Book Review: ‘The Christian Imagination: Theology and the Origins of Race’ by Willie James Jennings.

In the letter to the Ephesians, the early Christian community is told that Christ

is our peace; in his flesh he has made both [Jews and Gentiles] into one and has broken down the dividing wall, that is, the hostility between us… So then you are no longer strangers and aliens, but you are… members of the household of God. (Eph. 2:11-22).

The community formed by and around Christ should be one of strangers brought into intimate communion, a new kind of family. But what has happened to this original vision of the Church? Willie James Jennings captures the failure of this vision in a story from his childhood. White Christians from a nearby church approached him and his mother, to tell them about Jesus. What they didn’t know was that Jennings and his family were highly active in another local church. No introduction to Jesus was necessary. Reflecting on this incident, Jennings asks ‘Why did they not know us? They should have known us very well.’[1] The Church has moved from being a community of intimacy to a community of strangers, strangers who don’t even recognise one other as fellow Christians. In his book ‘The Christian Imagination: Theology and the Origins of Race’, Jennings describes the roots of this ‘distorted relational imagination’[2] of the Church, a distortion that is found in theological colleges as much as in congregations.

Jennings book is too rich a tapestry for me to summarise in this blog post, and I highly recommend reading it for yourself. Here, I will only attempt to draw out some key threads that may be of particular interest to liberal Quakers.

Whiteness and creation

The first thread is the relationship of land to race created through the colonisation of the world by white European Christians. When the colonial powers of Europe encountered indigenous populations, they met people for whom the landscape was part of their identity.

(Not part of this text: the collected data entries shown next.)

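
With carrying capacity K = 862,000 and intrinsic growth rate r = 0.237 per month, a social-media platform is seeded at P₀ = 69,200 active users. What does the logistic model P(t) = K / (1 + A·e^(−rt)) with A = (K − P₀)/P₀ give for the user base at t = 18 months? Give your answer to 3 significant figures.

≈ 743,000 active users

A = (862000 − 69200)/69200 = 11.45665
P(18) = 862000 / (1 + 11.45665·e^(−0.237·18)) = 862000 / (1 + 11.45665·0.014038)
= 862000 / 1.16083 ≈ 742574.44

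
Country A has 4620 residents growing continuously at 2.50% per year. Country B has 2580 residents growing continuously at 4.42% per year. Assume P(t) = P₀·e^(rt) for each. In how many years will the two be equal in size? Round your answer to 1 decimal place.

4620·e^(0.025t) = 2580·e^(0.0442t)
4620/2580 = e^((0.0442 − 0.025)t) → ln(1.7907) = 0.0192·t
t = 0.58261 / 0.0192

t ≈ 30.3 years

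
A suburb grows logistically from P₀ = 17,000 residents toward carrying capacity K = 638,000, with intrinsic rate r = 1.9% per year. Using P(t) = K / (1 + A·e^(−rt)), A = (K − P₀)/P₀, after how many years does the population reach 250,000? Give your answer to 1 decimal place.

t ≈ 166.2 years

A = (638000 − 17000)/17000 = 36.52941
250000 = 638000/(1 + 36.52941·e^(−0.019t)) → 1 + 36.52941·e^(−0.019t) = 2.552
e^(−0.019t) = 0.042486 → t = ln(23.53699)/0.019 = 3.15857/0.019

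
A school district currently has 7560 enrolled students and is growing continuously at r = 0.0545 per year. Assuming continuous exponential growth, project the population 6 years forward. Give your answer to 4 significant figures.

P(6) = 7560 · e^(0.0545·6) = 7560 · e^(0.327)
= 7560 · 1.3868 ≈ 10484.22

≈ 10,480 enrolled students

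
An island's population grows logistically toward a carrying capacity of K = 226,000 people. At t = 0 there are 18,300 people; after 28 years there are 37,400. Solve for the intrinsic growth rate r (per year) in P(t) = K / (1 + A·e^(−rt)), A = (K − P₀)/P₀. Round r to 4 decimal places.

r ≈ 0.0290 per year

A = (226000 − 18300)/18300 = 11.34973
37400 = 226000/(1 + 11.34973·e^(−r·28)) → e^(−28r) = (6.04278 − 1)/11.34973 = 0.444309
r = −ln(0.444309)/28 = 0.81124/28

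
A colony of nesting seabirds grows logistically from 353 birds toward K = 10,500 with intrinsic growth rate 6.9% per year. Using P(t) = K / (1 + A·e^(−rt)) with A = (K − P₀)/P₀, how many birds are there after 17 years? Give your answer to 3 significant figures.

A = (10500 − 353)/353 = 28.74504
P(17) = 10500 / (1 + 28.74504·e^(−0.069·17)) = 10500 / (1 + 28.74504·0.309437)
= 10500 / 9.89479 ≈ 1061.16

≈ 1,060 birds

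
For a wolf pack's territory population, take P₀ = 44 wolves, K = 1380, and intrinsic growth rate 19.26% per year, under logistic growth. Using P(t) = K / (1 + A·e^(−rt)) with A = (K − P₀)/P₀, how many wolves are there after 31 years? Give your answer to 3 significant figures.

A = (1380 − 44)/44 = 30.36364
P(31) = 1380 / (1 + 30.36364·e^(−0.1926·31)) = 1380 / (1 + 30.36364·0.002553)
= 1380 / 1.07751 ≈ 1280.73

≈ 1,280 wolves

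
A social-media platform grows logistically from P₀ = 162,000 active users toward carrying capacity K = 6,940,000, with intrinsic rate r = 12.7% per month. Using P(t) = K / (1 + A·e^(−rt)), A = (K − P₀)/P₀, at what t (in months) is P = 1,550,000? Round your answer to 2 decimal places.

t ≈ 19.59 months

A = (6940000 − 162000)/162000 = 41.83951
1550000 = 6940000/(1 + 41.83951·e^(−0.127t)) → 1 + 41.83951·e^(−0.127t) = 4.47742
e^(−0.127t) = 0.083113 → t = ln(12.03177)/0.127 = 2.48755/0.127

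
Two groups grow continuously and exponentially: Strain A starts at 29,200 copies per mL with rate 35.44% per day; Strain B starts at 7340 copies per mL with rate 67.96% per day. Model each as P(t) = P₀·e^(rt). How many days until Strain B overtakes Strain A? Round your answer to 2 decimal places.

t ≈ 4.25 days

29200·e^(0.3544t) = 7340·e^(0.6796t)
29200/7340 = e^((0.6796 − 0.3544)t) → ln(3.9782) = 0.3252·t
t = 1.38083 / 0.3252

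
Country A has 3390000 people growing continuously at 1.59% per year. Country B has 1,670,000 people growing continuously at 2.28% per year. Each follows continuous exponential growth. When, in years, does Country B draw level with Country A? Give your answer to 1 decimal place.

t ≈ 102.6 years

3390000·e^(0.0159t) = 1670000·e^(0.0228t)
3390000/1670000 = e^((0.0228 − 0.0159)t) → ln(2.02994) = 0.0069·t
t = 0.70801 / 0.0069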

Jennings writes about Native Americans who cannot say who they are without talking about the land and animals that surround and sustain them. Colonialism requires the disruption of this connection between land and identity. In order for the European coloniser to take control of land and indigenous people, the indigenous population’s identification with the land needs to be severed. This is a difficult concept to grasp because the modern world is built on the idea of land as private property and the independence of personal identity from our environment.[3] We are used to living in close proximity to people we don’t know and have no intention of knowing.[4]

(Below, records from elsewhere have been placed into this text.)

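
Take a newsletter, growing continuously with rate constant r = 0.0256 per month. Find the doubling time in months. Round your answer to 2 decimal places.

doubling time = ln(2) / |r| = 0.69315 / 0.0256

doubling time ≈ 27.08 months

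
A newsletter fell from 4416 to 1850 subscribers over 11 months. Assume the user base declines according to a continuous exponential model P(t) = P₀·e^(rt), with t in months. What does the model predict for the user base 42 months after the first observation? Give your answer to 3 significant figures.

r = ln(1850/4416) / 11 ≈ -0.079095 per month
P(42) = 4416 · e^(-0.079095·42) = 4416 · 0.03608 ≈ 159.33

≈ 159 subscribers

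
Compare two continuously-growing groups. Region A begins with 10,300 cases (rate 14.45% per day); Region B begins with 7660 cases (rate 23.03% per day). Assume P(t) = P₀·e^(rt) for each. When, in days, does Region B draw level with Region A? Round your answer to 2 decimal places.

t ≈ 3.45 days

10300·e^(0.1445t) = 7660·e^(0.2303t)
10300/7660 = e^((0.2303 − 0.1445)t) → ln(1.34465) = 0.0858·t
t = 0.29613 / 0.0858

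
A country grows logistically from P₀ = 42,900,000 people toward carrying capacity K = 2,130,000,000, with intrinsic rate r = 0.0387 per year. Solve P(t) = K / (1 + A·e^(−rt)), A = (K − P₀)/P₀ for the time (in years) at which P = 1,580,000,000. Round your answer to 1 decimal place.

A = (2130000000 − 42900000)/42900000 = 48.65035
1580000000 = 2130000000/(1 + 48.65035·e^(−0.0387t)) → 1 + 48.65035·e^(−0.0387t) = 1.3481
e^(−0.0387t) = 0.007155 → t = ln(139.75919)/0.0387 = 4.93992/0.0387

t ≈ 127.6 years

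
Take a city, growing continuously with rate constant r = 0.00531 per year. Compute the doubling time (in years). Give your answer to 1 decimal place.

doubling time = ln(2) / |r| = 0.69315 / 0.00531

doubling time ≈ 130.5 years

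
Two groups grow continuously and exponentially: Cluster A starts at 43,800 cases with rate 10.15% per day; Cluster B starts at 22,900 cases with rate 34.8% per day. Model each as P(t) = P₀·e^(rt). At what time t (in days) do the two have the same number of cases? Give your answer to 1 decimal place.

43800·e^(0.1015t) = 22900·e^(0.348t)
43800/22900 = e^((0.348 − 0.1015)t) → ln(1.91266) = 0.2465·t
t = 0.6485 / 0.2465

t ≈ 2.6 days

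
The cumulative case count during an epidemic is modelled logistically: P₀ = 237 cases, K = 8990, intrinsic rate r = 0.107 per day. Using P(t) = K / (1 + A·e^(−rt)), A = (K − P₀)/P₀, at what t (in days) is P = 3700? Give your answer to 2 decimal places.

A = (8990 − 237)/237 = 36.93249
3700 = 8990/(1 + 36.93249·e^(−0.107t)) → 1 + 36.93249·e^(−0.107t) = 2.42973
e^(−0.107t) = 0.038712 → t = ln(25.8318)/0.107 = 3.25161/0.107

t ≈ 30.39 days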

With land divorced from identity, race fills the gap. Race becomes a marker of identity. Who we are is no longer predicated on where we are, but on what we look like. Race replaces the land, with whiteness as the bedrock.[5] White Europeans created a racial scale, with white at one end and black at the other, in order to categorise bodies. This meant that people from very different parts of the world can be joined together in the minds of the white European. Africans and Native Americans are seen as united in their blackness, and so are decoupled from their specific landscapes.[6] Thus these black bodies can be moved according to the economic interests of colonial powers. This racial scale creates distance between white and black bodies. They may inhabit the same space, but when the space is racialised they can no longer enjoy true intimacy.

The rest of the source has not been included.